Usually hard drives will fail within a short time of purchasing them if there is a defect present from the manufacturer.  If the hard drive proves reliable within the first few months, the chances of the hard drive lasting a long time are greater.  Keep in mind, with millions and millions of sectors on a hard drive, there will be failures.  Hard Drives have ECC (Error Correction Control) that handles these bad sectors and usually repairs them without you even realizing it.  However, if there is a manufacturing defect or a read/write head crash, ECC will not be able to handle these large amounts of failures.  Special software will need to be run against the hard drive to pull this data off.  Most hard drive manufactures have a rating called MTBF, which stands for Mean Time Between Failures, which is a predicted elapsed time between a failure.  They come up with this number by running timed tests on the hard drive and then looking at the deterioration of the unit within that timed run and then extrapolating it for the lifetime of the hard drive.

What are the signs of a failing hard drive?  Failure can be gradual or catastrophic.  Obviously catastrophic is immediate which can be a result of a drop of the computer or slamming something down on your laptop (here’s a sad tidbit of info: most laptops have their hard drive located right below the palm rests!).  Gradual is of course, overtime, such as computer overheating.  A sign of a failing hard drive is clicking noises from your computer. Here’s a link to what it will sound like:  http://datacent.com/hard_drive_sounds.php.  Your computer slowing down.  Random error messages.  Disappearing data.   In severe cases your computer will not even boot up (if the BIOS cannot detect your hard drive, it has nowhere to “go” after it turns on).  Sometimes a real good sign is, your computer is working normal and it freezes.  You turn it off and when turning it back on you receive a disk error.  In this scenario your hard drive’s read/write head literally freezes up (locks up).

So far this article has explained a mechanical hard drive.  The new kid on the block are SSD drives, or Solid State Drives.  You’re already familiar with this technology as it’s the same in your USB thumb drive.  The major advantages to SSD drives are there are no moving parts.
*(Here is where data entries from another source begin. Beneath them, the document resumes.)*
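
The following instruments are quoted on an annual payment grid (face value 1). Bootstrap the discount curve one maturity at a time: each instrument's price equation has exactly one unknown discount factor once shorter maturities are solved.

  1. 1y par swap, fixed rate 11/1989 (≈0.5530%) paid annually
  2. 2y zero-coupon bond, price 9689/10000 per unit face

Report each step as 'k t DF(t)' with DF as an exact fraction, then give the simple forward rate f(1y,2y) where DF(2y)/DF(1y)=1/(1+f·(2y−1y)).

step 1 [1y] swap r/1=11/1989: DF=(1 − 11/1989·(0))/(1+11/1989) = 1989/2000 ≈ 0.994500
step 2 [2y] zero: DF = P = 9689/10000 ≈ 0.968900

1 1 1989/2000
2 2 9689/10000
f(1y,2y) = ((1989/2000)/(9689/10000) − 1)/(1) = 256/9689 ≈ 2.6422%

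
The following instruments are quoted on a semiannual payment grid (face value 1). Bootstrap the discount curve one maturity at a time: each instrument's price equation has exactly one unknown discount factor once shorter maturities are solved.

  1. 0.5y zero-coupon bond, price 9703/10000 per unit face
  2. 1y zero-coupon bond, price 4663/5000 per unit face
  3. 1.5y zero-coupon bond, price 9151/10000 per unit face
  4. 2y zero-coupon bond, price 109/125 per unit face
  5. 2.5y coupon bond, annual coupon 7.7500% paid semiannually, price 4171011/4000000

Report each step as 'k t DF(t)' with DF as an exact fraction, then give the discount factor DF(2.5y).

1 1/2 9703/10000
2 1 4663/5000
3 3/2 9151/10000
4 2 109/125
5 5/2 4331/5000
DF(2.5y) = 4331/5000 ≈ 0.866200

step 1 [0.5y] zero: DF = P = 9703/10000 ≈ 0.970300
step 2 [1y] zero: DF = P = 4663/5000 ≈ 0.932600
step 3 [1.5y] zero: DF = P = 9151/10000 ≈ 0.915100
step 4 [2y] zero: DF = P = 109/125 ≈ 0.872000
step 5 [2.5y] bond c/2=31/800: DF=(4171011/4000000 − 31/800·(0.970300+0.932600+0.915100+0.872000))/(1+31/800) = 4331/5000 ≈ 0.866200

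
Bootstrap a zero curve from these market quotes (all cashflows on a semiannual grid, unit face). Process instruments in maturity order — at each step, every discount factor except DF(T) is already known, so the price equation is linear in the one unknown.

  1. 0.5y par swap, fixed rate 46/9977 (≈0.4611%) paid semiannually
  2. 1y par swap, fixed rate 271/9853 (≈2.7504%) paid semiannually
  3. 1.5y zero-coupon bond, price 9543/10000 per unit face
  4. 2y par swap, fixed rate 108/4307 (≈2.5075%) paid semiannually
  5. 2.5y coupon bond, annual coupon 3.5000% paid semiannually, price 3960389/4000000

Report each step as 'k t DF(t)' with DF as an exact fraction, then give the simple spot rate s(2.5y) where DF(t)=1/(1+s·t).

1 1/2 9977/10000
2 1 9729/10000
3 3/2 9543/10000
4 2 4757/5000
5 5/2 1133/1250
s(2.5y) = (1/(1133/1250) − 1)/(5/2) = 234/5665 ≈ 4.1306%

step 1 [0.5y] swap r/2=23/9977: DF=(1 − 23/9977·(0))/(1+23/9977) = 9977/10000 ≈ 0.997700
step 2 [1y] swap r/2=271/19706: DF=(1 − 271/19706·(0.997700))/(1+271/19706) = 9729/10000 ≈ 0.972900
step 3 [1.5y] zero: DF = P = 9543/10000 ≈ 0.954300
step 4 [2y] swap r/2=54/4307: DF=(1 − 54/4307·(0.997700+0.972900+0.954300))/(1+54/4307) = 4757/5000 ≈ 0.951400
step 5 [2.5y] bond c/2=7/400: DF=(3960389/4000000 − 7/400·(0.997700+0.972900+0.954300+0.951400))/(1+7/400) = 1133/1250 ≈ 0.906400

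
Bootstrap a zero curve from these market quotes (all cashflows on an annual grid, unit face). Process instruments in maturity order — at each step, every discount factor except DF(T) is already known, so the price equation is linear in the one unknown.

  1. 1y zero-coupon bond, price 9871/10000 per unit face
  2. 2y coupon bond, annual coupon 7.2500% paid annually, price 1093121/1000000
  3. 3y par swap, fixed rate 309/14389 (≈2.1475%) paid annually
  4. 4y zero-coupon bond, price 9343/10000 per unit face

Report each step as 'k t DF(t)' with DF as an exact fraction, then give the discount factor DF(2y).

step 1 [1y] zero: DF = P = 9871/10000 ≈ 0.987100
step 2 [2y] bond c/1=29/400: DF=(1093121/1000000 − 29/400·(0.987100))/(1+29/400) = 381/400 ≈ 0.952500
step 3 [3y] swap r/1=309/14389: DF=(1 − 309/14389·(0.987100+0.952500))/(1+309/14389) = 4691/5000 ≈ 0.938200
step 4 [4y] zero: DF = P = 9343/10000 ≈ 0.934300

1 1 9871/10000
2 2 381/400
3 3 4691/5000
4 4 9343/10000
DF(2y) = 381/400 ≈ 0.952500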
Therefore we do not have the same issues we have with mechanical drives.  No moving parts mean less heat (which equals less wear and tear on the unit); less power consumption (and in a laptop this is important for battery life); less wear and tear on the hard drive, faster boot up and access time.  No concern over read/write head crashes.  Big drawback on SSD’s is something called “garbage”.  The unit does not “clean” itself up from files that are deleted or moved.  However, the latest Operating Systems have something called the TRIM command which handles clean up on the hard drive.  Make sure your Operating System supports the TRIM command and it is enabled.  And no, TRIM does not stand for anything; it’s just a command.  Also, SSD’s are new, therefore they are extremely expensive.

Most tablets and smart phones have SSD hard drives in them (which are a good thing because of the way they’re handled).  Even though we just discussed the benefits of SSD’s and why they will fail less, they still will fail!

How should you protect yourself?  Backup!  Can we say that again?  Backup!  Don’t keep your desktop computer in the sun, even for a couple of hours; laptops same thing.  Don’t abuse your computers.  Some laptops have hard drive protection built into them.  For example, they will detect when there is a sudden moment and will “park” the read/write head in milliseconds.  However, don’t rely on this.  Don’t throw your laptop down on the counter, especially if it is on.  Some BIOS have S.M.A.R.T (Self Monitoring Analysis Reporting Tool) built into them, which means it will warn you of a pending hard drive failure (another tidbit of sad info: a lot of BIOS’s have this turned off by default!)  And recognize the signs of a failing hard drive.

I hope this article helped you understand why your data needs to be backed up.  And why we have hard drive failures in the first place.  If you think about it, not only is your data stored on hard drives, but everyone’s data.  This includes companies such as Google, Microsoft, your bank, the White House.  It’s amazing that we rely on these devices so much knowing that their weaknesses (and there are a lot!) will result in failure one of these days.